Les données marines doivent aussi faire l’objet de corrections de biais en particulier du fait de :

  • l’augmentation récente du nombre d’observations par bouées conjuguée à une diminution du nombre d’observations par bateau qui conduisent à une diminution de la tendance de température estimée.
  • l’utilisation de mesures de la température par prélèvement d’eau dans un seau plus ou moins isolé thermiquement, comparé au mode plus moderne de mesure de la température à l’entrée des prises d’eau servant à refroidir les moteurs des bateaux.

La coexistence de ces différents modes de mesure au cours de certaines périodes, comme pendant ou juste après la deuxième guerre mondiale, rend parfois difficile l’évaluation des corrections nécessaires [3]. L’effet de ces biais sur les tendances est très dépendant de la période d’analyse et la prise en compte des effets non corrigées dans les estimations des incertitudes reste une nécessité.

L’incertitude totale sur la moyenne annuelle de la température planétaire est calculée en combinant l’ensemble des incertitudes mentionnées jusqu’ici, que ce soit sur océan ou sur continent. Ce sont donc des modèles de calcul des incertitudes toujours plus complets et plus précis qui sont développés [4]. Ces modèles font l’objet d’améliorations constantes comme la prise en compte récente des corrélations d’erreurs de mesures recueillies par les mêmes bateaux ou les mêmes bouées.
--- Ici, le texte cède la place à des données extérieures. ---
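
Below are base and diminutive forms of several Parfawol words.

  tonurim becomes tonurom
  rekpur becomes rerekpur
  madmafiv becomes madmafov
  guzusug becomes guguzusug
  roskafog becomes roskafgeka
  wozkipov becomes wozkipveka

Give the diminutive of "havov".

"havov" has last vowel 'o'. The stems whose last vowel is 'o' (wozkipov → wozkipveka, roskafog → roskafgeka) delete the last vowel and add -eka.
The other patterns: stems whose last vowel is 'u' repeat the first consonant+vowel as a prefix; stems whose last vowel is 'i' change the last vowel to 'o'.
So havov → havveka.

havveka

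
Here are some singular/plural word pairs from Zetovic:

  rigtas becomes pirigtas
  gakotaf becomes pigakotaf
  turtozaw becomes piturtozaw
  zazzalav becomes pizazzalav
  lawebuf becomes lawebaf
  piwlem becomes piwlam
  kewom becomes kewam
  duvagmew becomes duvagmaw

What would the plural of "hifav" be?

gakotaf and lawebuf both end in -f yet inflect differently (pigakotaf, lawebaf), so the final letter is not what conditions the rule; the last vowel is.
"hifav" has last vowel 'a'. The stems whose last vowel is 'a' (rigtas → pirigtas, gakotaf → pigakotaf, turtozaw → piturtozaw) add the prefix pi-.
The other pattern: stems whose last vowel is 'e', 'o' or 'u' change the last vowel to 'a'.
So hifav → pihifav.

pihifav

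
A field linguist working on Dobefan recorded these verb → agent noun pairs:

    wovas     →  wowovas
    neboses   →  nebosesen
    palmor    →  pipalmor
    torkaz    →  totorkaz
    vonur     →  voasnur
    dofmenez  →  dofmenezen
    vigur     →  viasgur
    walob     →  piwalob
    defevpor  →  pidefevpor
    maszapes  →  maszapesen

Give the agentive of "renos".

"renos" has last vowel 'o'. The stems whose last vowel is 'o' (walob → piwalob, defevpor → pidefevpor, palmor → pipalmor) add the prefix pi-.
So renos → pirenos.

pirenos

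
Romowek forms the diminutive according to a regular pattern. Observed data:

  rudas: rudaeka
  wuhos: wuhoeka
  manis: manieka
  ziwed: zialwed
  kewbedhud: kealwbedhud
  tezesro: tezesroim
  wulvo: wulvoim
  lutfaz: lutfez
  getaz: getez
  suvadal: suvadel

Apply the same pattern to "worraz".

worrez

wuhos and tezesro both have last vowel 'o' yet inflect differently (wuhoeka, tezesroim), so the last vowel is not what conditions the rule; the final letter is.
"worraz" ends in -z. The stems ending in -z (lutfaz → lutfez, getaz → getez) change the last vowel to 'e'.
The other patterns: stems ending in -s drop the final letter and add -eka; stems ending in -d insert -al- after the first vowel; stems ending in -o add -im.
So worraz → worrez.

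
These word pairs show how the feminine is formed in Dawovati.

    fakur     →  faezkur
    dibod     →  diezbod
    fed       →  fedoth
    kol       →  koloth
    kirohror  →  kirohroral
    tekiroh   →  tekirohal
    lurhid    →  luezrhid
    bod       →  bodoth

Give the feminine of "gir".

bod and dibod both end in -d yet inflect differently (bodoth, diezbod), so the final letter is not what conditions the rule; the number of vowels is.
"gir" has 1 vowel. The stems with 1 vowel (bod → bodoth, kol → koloth, fed → fedoth) add -oth.
So gir → giroth.

giroth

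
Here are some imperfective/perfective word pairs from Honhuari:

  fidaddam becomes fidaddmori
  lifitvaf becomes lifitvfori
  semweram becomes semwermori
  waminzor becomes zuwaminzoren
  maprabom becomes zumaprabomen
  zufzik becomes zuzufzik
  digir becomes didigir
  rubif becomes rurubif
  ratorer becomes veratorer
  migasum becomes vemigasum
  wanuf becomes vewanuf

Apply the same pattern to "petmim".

pepetmim

"petmim" has last vowel 'i'. The stems whose last vowel is 'i' (zufzik → zuzufzik, digir → didigir, rubif → rurubif) repeat the first consonant+vowel as a prefix.
So petmim → pepetmim.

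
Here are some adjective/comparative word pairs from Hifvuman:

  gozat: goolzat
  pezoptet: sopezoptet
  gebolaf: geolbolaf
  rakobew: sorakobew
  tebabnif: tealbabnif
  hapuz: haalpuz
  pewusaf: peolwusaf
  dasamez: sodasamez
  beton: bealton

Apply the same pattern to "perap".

"perap" has last vowel 'a'. The stems whose last vowel is 'a' (gebolaf → geolbolaf, gozat → goolzat, pewusaf → peolwusaf) insert -ol- after the first vowel.
The other patterns: stems whose last vowel is 'e' add the prefix so-; stems whose last vowel is 'i', 'o' or 'u' insert -al- after the first vowel.
So perap → peolrap.

peolrap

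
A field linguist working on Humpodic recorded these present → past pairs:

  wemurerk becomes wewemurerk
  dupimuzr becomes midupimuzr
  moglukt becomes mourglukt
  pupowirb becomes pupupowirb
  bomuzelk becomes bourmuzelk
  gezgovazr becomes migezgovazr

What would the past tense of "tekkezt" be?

mitekkezt

"tekkezt" has second-to-last letter 'z'. The stems whose second-to-last letter is 'z' (dupimuzr → midupimuzr, gezgovazr → migezgovazr) add the prefix mi-.
The other patterns: stems whose second-to-last letter is 'r' repeat the first consonant+vowel as a prefix; stems whose second-to-last letter is 'k' or 'l' insert -ur- after the first vowel.
So tekkezt → mitekkezt.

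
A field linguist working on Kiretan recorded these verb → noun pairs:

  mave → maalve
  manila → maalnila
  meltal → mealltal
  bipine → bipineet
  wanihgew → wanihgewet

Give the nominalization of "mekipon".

mealkipon

"mekipon" begins with m-. The stems beginning with m- (mave → maalve, manila → maalnila, meltal → mealltal) insert -al- after the first vowel.
The other pattern: stems beginning with b- or w- add -et.
So mekipon → mealkipon.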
Un développement récent consiste aussi à constituer de larges ensembles de reconstructions des températures (100 ou même 1000 membres) en faisant varier les paramètres utilisés pour le calcul des moyennes et pour corriger les erreurs dans les données observées (d’urbanisation, d’homogénéisation, de biais des données marines, …).
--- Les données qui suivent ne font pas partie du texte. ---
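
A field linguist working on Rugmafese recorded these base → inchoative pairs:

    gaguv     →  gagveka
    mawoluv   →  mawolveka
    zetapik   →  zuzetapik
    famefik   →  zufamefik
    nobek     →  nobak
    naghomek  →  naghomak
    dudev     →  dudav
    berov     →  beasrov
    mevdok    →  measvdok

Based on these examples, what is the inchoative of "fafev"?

zetapik and nobek both end in -k yet inflect differently (zuzetapik, nobak), so the final letter is not what conditions the rule; the last vowel is.
"fafev" has last vowel 'e'. The stems whose last vowel is 'e' (nobek → nobak, naghomek → naghomak, dudev → dudav) change the last vowel to 'a'.
The other patterns: stems whose last vowel is 'u' delete the last vowel and add -eka; stems whose last vowel is 'i' add the prefix zu-; stems whose last vowel is 'o' insert -as- after the first vowel.
So fafev → fafav.

fafav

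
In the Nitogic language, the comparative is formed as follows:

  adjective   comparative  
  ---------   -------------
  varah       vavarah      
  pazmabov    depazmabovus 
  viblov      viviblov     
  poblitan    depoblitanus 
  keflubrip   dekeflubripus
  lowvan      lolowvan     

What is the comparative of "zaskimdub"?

dezaskimdubus

lowvan and poblitan both end in -n yet inflect differently (lolowvan, depoblitanus), so the final letter is not what conditions the rule; the number of vowels is.
"zaskimdub" has 3 vowels. The stems with 3 vowels (keflubrip → dekeflubripus, poblitan → depoblitanus, pazmabov → depazmabovus) add de- … -us around the stem.
The other pattern: stems with 2 vowels repeat the first consonant+vowel as a prefix.
So zaskimdub → dezaskimdubus.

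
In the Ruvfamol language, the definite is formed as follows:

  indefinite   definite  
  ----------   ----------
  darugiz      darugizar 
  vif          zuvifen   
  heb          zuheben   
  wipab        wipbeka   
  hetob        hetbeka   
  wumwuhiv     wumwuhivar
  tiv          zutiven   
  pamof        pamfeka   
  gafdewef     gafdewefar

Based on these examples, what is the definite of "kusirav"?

heb and hetob both end in -b yet inflect differently (zuheben, hetbeka), so the final letter is not what conditions the rule; the number of vowels is.
"kusirav" has 3 vowels. The stems with 3 vowels (darugiz → darugizar, gafdewef → gafdewefar, wumwuhiv → wumwuhivar) add -ar.
The other patterns: stems with 1 vowel add zu- … -en around the stem; stems with 2 vowels delete the last vowel and add -eka.
So kusirav → kusiravar.

kusiravar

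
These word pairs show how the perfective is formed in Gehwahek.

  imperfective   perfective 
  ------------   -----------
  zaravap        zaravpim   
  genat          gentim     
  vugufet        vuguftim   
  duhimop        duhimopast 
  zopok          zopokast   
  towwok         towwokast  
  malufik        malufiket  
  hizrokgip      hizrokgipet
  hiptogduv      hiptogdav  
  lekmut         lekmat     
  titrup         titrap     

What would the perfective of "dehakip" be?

dehakipet

zaravap and duhimop both end in -p yet inflect differently (zaravpim, duhimopast), so the final letter is not what conditions the rule; the last vowel is.
"dehakip" has last vowel 'i'. The stems whose last vowel is 'i' (malufik → malufiket, hizrokgip → hizrokgipet) add -et.
So dehakip → dehakipet.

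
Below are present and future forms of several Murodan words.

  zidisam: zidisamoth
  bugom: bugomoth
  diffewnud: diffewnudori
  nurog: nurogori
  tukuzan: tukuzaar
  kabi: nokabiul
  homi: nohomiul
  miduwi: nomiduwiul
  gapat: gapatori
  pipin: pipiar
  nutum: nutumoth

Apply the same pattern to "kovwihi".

tukuzan and zidisam both have last vowel 'a' yet inflect differently (tukuzaar, zidisamoth), so the last vowel is not what conditions the rule; the final letter is.
"kovwihi" ends in -i. The stems ending in -i (homi → nohomiul, kabi → nokabiul, miduwi → nomiduwiul) add no- … -ul around the stem.
So kovwihi → nokovwihiul.

nokovwihiul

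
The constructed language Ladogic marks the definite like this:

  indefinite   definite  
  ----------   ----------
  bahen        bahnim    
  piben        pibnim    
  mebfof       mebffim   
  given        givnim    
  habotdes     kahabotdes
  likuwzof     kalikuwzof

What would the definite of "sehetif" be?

"sehetif" has 3 vowels. The stems with 3 vowels (habotdes → kahabotdes, likuwzof → kalikuwzof) add the prefix ka-.
The other pattern: stems with 2 vowels delete the last vowel and add -im.
So sehetif → kasehetif.

kasehetif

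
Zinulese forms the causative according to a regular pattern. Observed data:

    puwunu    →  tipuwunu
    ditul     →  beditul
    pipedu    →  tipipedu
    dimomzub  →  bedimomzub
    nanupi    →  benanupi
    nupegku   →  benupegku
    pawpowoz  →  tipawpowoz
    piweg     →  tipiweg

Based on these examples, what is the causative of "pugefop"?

tipugefop

pipedu and nupegku both end in -u yet inflect differently (tipipedu, benupegku), so the final letter is not what conditions the rule; the first letter is.
"pugefop" begins with p-. The stems beginning with p- (pawpowoz → tipawpowoz, piweg → tipiweg, pipedu → tipipedu) add the prefix ti-.
So pugefop → tipugefop.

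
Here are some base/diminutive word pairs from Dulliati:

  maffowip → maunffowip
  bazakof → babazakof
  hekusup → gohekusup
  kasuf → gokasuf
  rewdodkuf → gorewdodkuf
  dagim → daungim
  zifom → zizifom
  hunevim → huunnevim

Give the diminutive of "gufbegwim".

zifom and hunevim both end in -m yet inflect differently (zizifom, huunnevim), so the final letter is not what conditions the rule; the last vowel is.
"gufbegwim" has last vowel 'i'. The stems whose last vowel is 'i' (hunevim → huunnevim, maffowip → maunffowip, dagim → daungim) insert -un- after the first vowel.
So gufbegwim → guunfbegwim.

guunfbegwim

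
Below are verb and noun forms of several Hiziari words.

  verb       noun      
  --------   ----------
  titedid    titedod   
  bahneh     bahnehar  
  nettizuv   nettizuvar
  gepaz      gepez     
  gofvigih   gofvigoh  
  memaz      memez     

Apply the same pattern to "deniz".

gofvigih and bahneh both end in -h yet inflect differently (gofvigoh, bahnehar), so the final letter is not what conditions the rule; the last vowel is.
"deniz" has last vowel 'i'. The stems whose last vowel is 'i' (gofvigih → gofvigoh, titedid → titedod) change the last vowel to 'o'.
The other patterns: stems whose last vowel is 'a' change the last vowel to 'e'; stems whose last vowel is 'e' or 'u' add -ar.
So deniz → denoz.

denoz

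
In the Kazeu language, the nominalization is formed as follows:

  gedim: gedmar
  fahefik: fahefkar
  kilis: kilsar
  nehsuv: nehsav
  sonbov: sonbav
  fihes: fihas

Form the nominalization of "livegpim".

livegpmar

kilis and fihes both end in -s yet inflect differently (kilsar, fihas), so the final letter is not what conditions the rule; the last vowel is.
"livegpim" has last vowel 'i'. The stems whose last vowel is 'i' (gedim → gedmar, fahefik → fahefkar, kilis → kilsar) delete the last vowel and add -ar.
The other pattern: stems whose last vowel is 'e', 'o' or 'u' change the last vowel to 'a'.
So livegpim → livegpmar.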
Les résultats des calculs de l’erreur totale par les différents modèles d’erreurs sont les suivants :

  • pour la reconstruction britannique, l’erreur totale décroît en partant d’environ 0,22°C dans les années 1850s pour atteindre 0,10°C dans les années 2000s, en passant par 0,15°C dans les années 1880s ;
  • pour la reconstruction de la NOAA, elle décroît d’environ 0,15°C dans les années 1880s à environ 0,05°C dans les années 2000s ;
  • pour celle de la NASA, elle décroît d’environ 0,14°C dans les années 1880s pour atteindre 0,08°C dans les années 2000s ;
  • pour les trois reconstructions, les incertitudes totales augmentent de 1 à 2 dixièmes de degrés pendant les périodes des deux conflits mondiaux.

 


Notes et références

Vignette de couverture.

[1] Wickham, C, Rohde, R., Muller, R. A., Wurtele, J., Curry, J., Groom, D., Jacobsen, R., Perlmutter, S., Rosenfeld, A., Mosher, S. (2014) Influence of urban heating on the global temperature land average using rural sites identified from MODIS classifications. Geoinformatics & Geostatistics : An Overview, 1:2, 2-6.
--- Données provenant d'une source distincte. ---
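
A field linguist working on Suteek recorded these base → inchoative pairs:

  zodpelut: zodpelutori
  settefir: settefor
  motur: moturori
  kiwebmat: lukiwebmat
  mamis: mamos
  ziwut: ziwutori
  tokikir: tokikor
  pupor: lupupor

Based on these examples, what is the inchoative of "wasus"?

motur and settefir both end in -r yet inflect differently (moturori, settefor), so the final letter is not what conditions the rule; the last vowel is.
"wasus" has last vowel 'u'. The stems whose last vowel is 'u' (motur → moturori, ziwut → ziwutori, zodpelut → zodpelutori) add -ori.
The other patterns: stems whose last vowel is 'i' change the last vowel to 'o'; stems whose last vowel is 'a' or 'o' add the prefix lu-.
So wasus → wasusori.

wasusori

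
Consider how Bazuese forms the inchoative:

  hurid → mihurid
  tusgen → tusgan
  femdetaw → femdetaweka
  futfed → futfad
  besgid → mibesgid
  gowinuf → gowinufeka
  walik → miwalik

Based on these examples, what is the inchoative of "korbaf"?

"korbaf" has last vowel 'a'. The one such stem in the data (femdetaw → femdetaweka) adds -eka, so the same rule applies.
So korbaf → korbafeka.

korbafeka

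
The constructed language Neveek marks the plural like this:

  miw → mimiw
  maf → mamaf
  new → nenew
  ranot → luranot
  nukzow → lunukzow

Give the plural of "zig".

zizig

"zig" has 1 vowel. The stems with 1 vowel (miw → mimiw, maf → mamaf, new → nenew) repeat the first consonant+vowel as a prefix.
So zig → zizig.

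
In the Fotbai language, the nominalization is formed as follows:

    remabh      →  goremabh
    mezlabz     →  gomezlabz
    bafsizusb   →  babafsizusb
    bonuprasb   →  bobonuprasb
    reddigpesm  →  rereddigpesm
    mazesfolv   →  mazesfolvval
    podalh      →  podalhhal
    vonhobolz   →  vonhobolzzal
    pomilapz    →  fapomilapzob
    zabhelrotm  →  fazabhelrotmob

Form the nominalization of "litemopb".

remabh and podalh both end in -h yet inflect differently (goremabh, podalhhal), so the final letter is not what conditions the rule; the second-to-last letter is.
"litemopb" has second-to-last letter 'p'. The one such stem in the data (pomilapz → fapomilapzob) adds fa- … -ob around the stem, so the same rule applies.
So litemopb → falitemopbob.

falitemopbob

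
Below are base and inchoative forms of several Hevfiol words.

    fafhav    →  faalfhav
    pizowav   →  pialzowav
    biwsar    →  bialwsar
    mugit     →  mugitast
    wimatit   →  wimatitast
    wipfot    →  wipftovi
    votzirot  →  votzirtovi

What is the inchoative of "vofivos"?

vofivsovi

mugit and wipfot both end in -t yet inflect differently (mugitast, wipftovi), so the final letter is not what conditions the rule; the last vowel is.
"vofivos" has last vowel 'o'. The stems whose last vowel is 'o' (wipfot → wipftovi, votzirot → votzirtovi) delete the last vowel and add -ovi.
The other patterns: stems whose last vowel is 'a' insert -al- after the first vowel; stems whose last vowel is 'i' add -ast.
So vofivos → vofivsovi.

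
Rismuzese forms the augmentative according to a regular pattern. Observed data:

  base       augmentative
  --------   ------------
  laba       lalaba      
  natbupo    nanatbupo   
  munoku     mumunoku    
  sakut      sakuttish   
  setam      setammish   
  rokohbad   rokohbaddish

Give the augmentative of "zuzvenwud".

munoku and sakut both have last vowel 'u' yet inflect differently (mumunoku, sakuttish), so the last vowel is not what conditions the rule; whether the stem ends in a vowel or a consonant is.
"zuzvenwud" ends in a consonant. The stems ending in a consonant (sakut → sakuttish, setam → setammish, rokohbad → rokohbaddish) double the final consonant and add -ish.
So zuzvenwud → zuzvenwuddish.

zuzvenwuddish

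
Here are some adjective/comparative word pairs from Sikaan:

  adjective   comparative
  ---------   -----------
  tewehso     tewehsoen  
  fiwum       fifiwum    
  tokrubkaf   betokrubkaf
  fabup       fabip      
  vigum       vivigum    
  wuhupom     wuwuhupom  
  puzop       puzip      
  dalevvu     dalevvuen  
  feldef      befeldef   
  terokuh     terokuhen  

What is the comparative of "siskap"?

"siskap" ends in -p. The stems ending in -p (puzop → puzip, fabup → fabip) change the last vowel to 'i'.
So siskap → siskip.

siskip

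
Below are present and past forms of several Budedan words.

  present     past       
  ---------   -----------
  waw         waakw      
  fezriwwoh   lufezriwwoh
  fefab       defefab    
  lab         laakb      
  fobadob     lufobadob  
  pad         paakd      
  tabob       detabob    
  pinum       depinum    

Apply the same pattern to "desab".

"desab" has 2 vowels. The stems with 2 vowels (fefab → defefab, pinum → depinum, tabob → detabob) add the prefix de-.
So desab → dedesab.

dedesab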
[2] Jones, P. D., New, M., Parker, D. E., Martin, S., Rigor, I.G. (1999) Surface temperature and its changes over the past 150 years. Review of Geophysics., 32, (2), 173-199.

[3] Kennedy, J. J., Rayner, N. A., Smith, R. O., Parker, D. E., Saunby, M. (2011) Reassessing biases and other uncertainties in sea surface temperature observations measured in situ since 1850: 2. Biases and homogenization. Journal of Geophysical Research, 116, D14104. DOI : 10.1029/2010JD015220.

[4] Brohan, P., Kennedy, J. J., Harris, I., Tett, S. F. B., Jones, P. D. (2006) Uncertainty estimates in regional and global observed temperature changes: A new data set from 1850. Journal of Geophysical Research, 111, D12106. DOI : 10.1029/2005JD006548.